Shanghai, China’s biggest city, “has spent most of the past two months in a state of suspended animation”, says Nathaniel Taplin in The Wall Street Journal. Yet despite growing economic damage from a prolonged lockdown, policymakers have brought in only modest stimulus measures, perhaps because they think that “revving the monetary engine with much of the economy in partial lockdown might… simply blow asset bubbles”.
Until China “finds a way out of the zero-Covid labyrinth it has built for itself” an “extended period of subpar… growth” looks likely. The economic damage is becoming apparent. Chinese retail sales fell 11.1% compared to a year before in April, the sharpest slowdown since the initial coronavirus wave in Wuhan in March 2020. Sales of new homes are down 42%, with housing starts down by more than 44%.

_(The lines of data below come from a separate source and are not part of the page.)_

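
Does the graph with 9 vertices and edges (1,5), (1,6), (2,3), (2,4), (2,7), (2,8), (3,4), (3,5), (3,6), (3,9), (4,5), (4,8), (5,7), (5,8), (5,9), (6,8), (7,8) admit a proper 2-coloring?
No (odd cycle of length 3: 3 -> 5 -> 9 -> 3)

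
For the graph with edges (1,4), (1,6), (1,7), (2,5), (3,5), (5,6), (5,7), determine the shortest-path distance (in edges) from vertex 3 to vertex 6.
2 (path: 3 -> 5 -> 6, 2 edges)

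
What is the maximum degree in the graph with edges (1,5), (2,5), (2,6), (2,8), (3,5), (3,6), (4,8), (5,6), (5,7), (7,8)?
5 (attained at vertex 5)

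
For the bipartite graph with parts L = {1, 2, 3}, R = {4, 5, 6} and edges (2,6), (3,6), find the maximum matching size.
1 (matching: (2,6); upper bound min(|L|,|R|) = min(3,3) = 3)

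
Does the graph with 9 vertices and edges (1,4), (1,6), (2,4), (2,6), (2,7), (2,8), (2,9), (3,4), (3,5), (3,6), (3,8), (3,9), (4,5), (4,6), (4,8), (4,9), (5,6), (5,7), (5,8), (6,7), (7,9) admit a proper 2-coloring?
No (odd cycle of length 3: 6 -> 1 -> 4 -> 6)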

“China’s economy performed a stunning feat in 2020,” says Tanner Brown in Barron’s. After shrinking 6.8% in the first quarter, the subsequent rebound was so strong that the country ended 2020 as the only major economy to register any growth. Yet a repeat this time looks harder. The property market, which accounts for nearly 30% of GDP, has been weakened by “numerous debt defaults”. The open-ended nature of zero-Covid policies is deterring investment: nearly a quarter of firms polled by the EU Chamber of Commerce in China are considering shifting investments out of the country.

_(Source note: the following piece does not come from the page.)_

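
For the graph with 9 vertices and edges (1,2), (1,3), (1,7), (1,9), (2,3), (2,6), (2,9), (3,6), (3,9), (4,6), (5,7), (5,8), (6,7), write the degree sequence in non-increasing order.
[4, 4, 4, 4, 3, 3, 2, 1, 1] (degrees: deg(1)=4, deg(2)=4, deg(3)=4, deg(4)=1, deg(5)=2, deg(6)=4, deg(7)=3, deg(8)=1, deg(9)=3)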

Zero-Covid uncertainty, geopolitical tensions and a regulatory crackdown on big tech firms have driven the CSI 300 stock index down 19% so far this year. The Golden Dragon Index, which tracks US-listed Chinese shares, has fallen 58% over the past year. The golden dragons’ days may be numbered, though: this week ride-hailing group Didi notified the New York Stock Exchange of its plans to de-list. The move comes as Beijing looks to assert more control over Chinese firms with foreign listings.
There is still “money to be made” by those who keep on the right side of regulators, says Sofia Horta e Costa on Bloomberg. Yet Beijing’s “opaque and unpredictable decision making” is making traders jumpy. This month, Alibaba lost $26bn in value within minutes after a man who shared co-founder Jack Ma’s surname was accused of endangering national security (it turned out to be a different Ma).

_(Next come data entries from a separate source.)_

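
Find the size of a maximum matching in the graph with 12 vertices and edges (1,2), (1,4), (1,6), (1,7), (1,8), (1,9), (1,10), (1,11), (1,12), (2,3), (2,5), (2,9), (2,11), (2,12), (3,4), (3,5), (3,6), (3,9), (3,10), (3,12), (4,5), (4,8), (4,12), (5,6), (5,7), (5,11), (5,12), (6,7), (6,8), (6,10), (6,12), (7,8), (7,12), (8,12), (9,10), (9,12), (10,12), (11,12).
6 (matching: (1,11), (2,9), (3,10), (4,8), (5,7), (6,12); upper bound floor(n/2) = floor(12/2) = 6)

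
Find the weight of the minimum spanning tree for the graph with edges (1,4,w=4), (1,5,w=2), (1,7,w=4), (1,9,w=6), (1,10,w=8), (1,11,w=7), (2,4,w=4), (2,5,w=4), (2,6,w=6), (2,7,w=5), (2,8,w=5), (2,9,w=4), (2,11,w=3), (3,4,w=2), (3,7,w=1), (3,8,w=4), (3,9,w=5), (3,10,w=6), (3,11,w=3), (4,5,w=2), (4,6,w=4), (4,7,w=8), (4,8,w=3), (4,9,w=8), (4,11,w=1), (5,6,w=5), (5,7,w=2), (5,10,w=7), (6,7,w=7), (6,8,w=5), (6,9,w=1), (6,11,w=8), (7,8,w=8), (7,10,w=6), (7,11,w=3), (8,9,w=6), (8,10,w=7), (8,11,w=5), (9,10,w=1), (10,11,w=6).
20 (MST edges: (1,5,w=2), (2,9,w=4), (2,11,w=3), (3,4,w=2), (3,7,w=1), (4,5,w=2), (4,8,w=3), (4,11,w=1), (6,9,w=1), (9,10,w=1); sum of weights 2 + 4 + 3 + 2 + 1 + 2 + 3 + 1 + 1 + 1 = 20)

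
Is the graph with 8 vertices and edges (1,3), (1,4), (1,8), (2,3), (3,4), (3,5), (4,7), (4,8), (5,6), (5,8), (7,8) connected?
Yes (BFS from 1 visits [1, 3, 4, 8, 2, 5, 7, 6] — all 8 vertices reached)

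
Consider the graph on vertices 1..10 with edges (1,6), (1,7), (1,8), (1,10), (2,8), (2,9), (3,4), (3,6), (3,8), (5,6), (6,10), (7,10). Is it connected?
Yes (BFS from 1 visits [1, 6, 7, 8, 10, 3, 5, 2, 4, 9] — all 10 vertices reached)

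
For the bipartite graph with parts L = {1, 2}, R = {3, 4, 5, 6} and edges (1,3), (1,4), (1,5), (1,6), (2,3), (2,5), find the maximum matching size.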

There is now a debate about whether Chinese securities have become “uninvestible”, says The Economist. It’s more accurate to say that they have become “unanalysable” – it is hard to price all the geopolitical risks. “Unfortunately, few assets these days are entirely free of such risks”, as the Ukraine-driven surge in commodity prices shows. Stockpickers will need to start taking “a broader view of the world”.